Dr Dena Qaddumi

Dr Dena Qaddumi

Fellow in City Design and Social Science

Department of Sociology

Room No
STC S212
Languages
Arabic, English, French
Key Expertise
Cities, Architecture, Revolutions, Postcolonialism

About me

Dena Qaddumi is an urban and architectural scholar. Her work primarily draws on postcolonial urban theory, political geography, and cultural studies, with a regional interest in the Middle East and North Africa.

Dena joined the Department of Sociology in September 2022 as Fellow in City Design and Social Science. She holds a B. Arch from the University of Texas at Austin, an MSc in Urban Development Planning from UCL, and a PhD in Architecture from the University of Cambridge.

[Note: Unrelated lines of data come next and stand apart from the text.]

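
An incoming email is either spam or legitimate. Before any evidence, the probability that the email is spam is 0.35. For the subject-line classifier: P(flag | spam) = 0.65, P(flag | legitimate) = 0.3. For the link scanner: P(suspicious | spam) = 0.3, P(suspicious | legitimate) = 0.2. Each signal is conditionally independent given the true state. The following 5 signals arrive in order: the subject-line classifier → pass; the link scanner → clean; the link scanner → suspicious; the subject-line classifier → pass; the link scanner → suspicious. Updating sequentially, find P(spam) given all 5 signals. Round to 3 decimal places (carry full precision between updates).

Apply Bayes' rule sequentially, carrying P(spam) forward.
After the subject-line classifier='pass': P(spam) = 0.35·0.3500 / (0.35·0.3500 + 0.7·0.6500) ≈ 0.2121
After the link scanner='clean': P(spam) = 0.7·0.2121 / (0.7·0.2121 + 0.8·0.7879) ≈ 0.1907
After the link scanner='suspicious': P(spam) = 0.3·0.1907 / (0.3·0.1907 + 0.2·0.8093) ≈ 0.2611
After the subject-line classifier='pass': P(spam) = 0.35·0.2611 / (0.35·0.2611 + 0.7·0.7389) ≈ 0.1502
After the link scanner='suspicious': P(spam) = 0.3·0.1502 / (0.3·0.1502 + 0.2·0.8498) ≈ 0.2095

0.210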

Her research is concerned with how urban sites become centres for political and cultural conflict during periods of profound social change. This has included investigations on urban planning as domination and opposition in an ethnically divided Tel Aviv-Jaffa; neighbourhood design and the public realm in rapidly expanding Doha; and the urban consequences of revolution in 21st century Tunis.

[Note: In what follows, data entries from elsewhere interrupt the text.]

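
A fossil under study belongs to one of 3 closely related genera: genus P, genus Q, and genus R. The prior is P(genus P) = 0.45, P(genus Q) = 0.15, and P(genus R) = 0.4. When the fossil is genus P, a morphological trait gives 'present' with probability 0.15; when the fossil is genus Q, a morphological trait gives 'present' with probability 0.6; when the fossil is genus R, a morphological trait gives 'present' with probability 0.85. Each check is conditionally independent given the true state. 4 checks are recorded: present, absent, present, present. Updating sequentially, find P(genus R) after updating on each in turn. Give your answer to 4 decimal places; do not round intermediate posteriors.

After 'present': normaliser = 0.15·0.4500 + 0.6·0.1500 + 0.85·0.4000; P(genus P) ≈ 0.1357, P(genus Q) ≈ 0.1809, P(genus R) ≈ 0.6834
After 'absent': normaliser = 0.85·0.1357 + 0.4·0.1809 + 0.15·0.6834; P(genus P) ≈ 0.3974, P(genus Q) ≈ 0.2494, P(genus R) ≈ 0.3532
After 'present': normaliser = 0.15·0.3974 + 0.6·0.2494 + 0.85·0.3532; P(genus P) ≈ 0.1170, P(genus Q) ≈ 0.2937, P(genus R) ≈ 0.5893
After 'present': normaliser = 0.15·0.1170 + 0.6·0.2937 + 0.85·0.5893; P(genus P) ≈ 0.0253, P(genus Q) ≈ 0.2536, P(genus R) ≈ 0.7211

0.7211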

She has worked in architecture, urban planning, and higher education in New York, London, Palestine and Doha. These experiences have shaped the international and comparative approach she brings to my research and teaching practice.

At LSE, Dena teaches on the City Design: Research Studio course. She has also taught at De Montfort University and the University of Cambridge.

Publications

Forthcoming. ‘Palaces of Power in Tunis: Entanglements of Nation and State from Independence to Revolution’ in Architecture of the Territory: Constructing a National Narrative ed. by Collective for Architecture Lebanon (Beirut: Kaph Books)

2018. with S. Singler (eds). Scroope: Cambridge Architecture Journal, 27.

2017. with A. Ahmadi. ‘Scaling Down Planning in Doha Towards the Neighborhood and its Public Realm’, QScience Connect, Shaping Qatar’s Sustainable Built Environment, 2017: qgbc.2: 1-22

2013. ‘Advancing the Struggle for Urban Justice to the Assertion of Substantive Citizenship: Challenging Ethnocracy in Tel Aviv-Jaffa’, DPU Working Paper, 150, University College London.